The Pew Center on Global Climate Change recently released its agenda to combat so-called global warming in a report entitled “Agenda for Climate Action.”  Like most left-wing environmentalists’ call to arms, it is a mish mash of bad science and economics, although for once there is some honesty:  “Addressing climate change is not a cost-free proposal.”

Beyond that, there are the usual scare tactics: “The well-established link between increasing temperatures and human activities such as fossil fuel combustion and deforestation makes it necessary to act now to curb our influence on the earth’s climate.”  Yet doubts about the link persist.  A recent article in Geophysical Research Letters notes that, “Natural climatic excursions may be much larger than we imagine. So large, perhaps, that they render insignificant the changes, human-induced or otherwise, observed during the past century.” Another article in Quarternary Science Reviews written by various paleoclimatologists stated that natural factors may play a much larger role in affecting temperature than previously thought, thereby “devaluing the impact of anthropogenic emissions and affecting future predicted scenarios.” The authors also throw some cold water on the Kyoto Protocol: “If that turns out to be the case, agreements such as the Kyoto protocol that intend to reduce emissions of anthropogenic greenhouse gases, would be less effective than thought.” 

Pew calls for a Kyoto-type solution to global warming.  One such solution is an “economy-wide cap-and-trade program for greenhouse gases.”  According to the report, “A cap on emissions would send an economy-wide signal favoring reductions, and emissions trading would ensure that reductions are achieved at the lowest possible costs.”  The second such solution in the report is to convert the Corporate Average Fuel Economy (CAFE) standards into a “tradable corporate average CO2” emissions program.  Under such a system a car manufacturer “whose emissions are below the average” in a given year “would earn allowances…that could be banked [or] sold to other manufacturers.” 

The belief in the plausibility of a cap-and-trade system is based on the relatively successful cap-and-trade system that was instituted in the U.S. to deal with sulfur dioxide.  Yet when the U.S. adopted this policy in the late 1980s, technologies to deal with sulfur dioxide, like low-sulfur coal and smokestack scrubbers, were already in existence.  There is no such comparable technology for carbon dioxide. 
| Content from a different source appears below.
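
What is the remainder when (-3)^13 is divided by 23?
Using repeated squaring. (-3) ≡ 20 (mod 23). 13 = 8 + 4 + 1 (binary 1101). Repeated squaring mod 23: 20^1 ≡ 20; 20^2 ≡ 20² = 400 ≡ 9; 20^4 ≡ 9² = 81 ≡ 12; 20^8 ≡ 12² = 144 ≡ 6. Multiply: (-3)^13 ≡ 20^8 × 20^4 × 20^1 ≡ 6 × 12 × 20 (mod 23): 6 × 12 = 72 ≡ 3; 3 × 20 = 60 ≡ 14. So (-3)^13 ≡ 14 (mod 23).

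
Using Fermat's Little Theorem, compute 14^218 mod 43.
By Fermat: 14^{42} ≡ 1 (mod 43). 218 = 5×42 + 8. So 14^{218} ≡ 14^{8} ≡ 31 (mod 43)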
It is also worthwhile to note that most countries involved in the Kyoto Protocol will fall far short of their carbon-dioxide reduction target.  According to the BBC, “The European Environment Agency says that the 15 longest-standing members of the EU are likely to cut emissions to just 2.5% below 1990 levels.”

Finally, Pew calls for a significant “ramp up” of government tax credits and subsidies for renewable energy.  These include “a longer-term extension of the federal production tax credit (PTC) currently available to some GHG [greenhouse gas]-emission-free generation,” and “extend the same credit to other zero-GHG electricity sources,” presumable wind and solar.  The report also states that, “Federal policies and R&D funding should support the use of ethanol and biodiesel today, and drive toward more advanced uses of biomass in the future.”  Such policies amount to throwing more money down the sinkhole.  The federal and state governments have been providing tax credits and subsidies for renewable energy for over two decades.  However, biomass, solar and wind still only provide barely 3% of our energy needs.

The Pew Center on Global Climate Change continues to promote hype on global warming and ineffective, if not harmful, policies to combat it.  Hopefully, its most recent report will be largely ignored.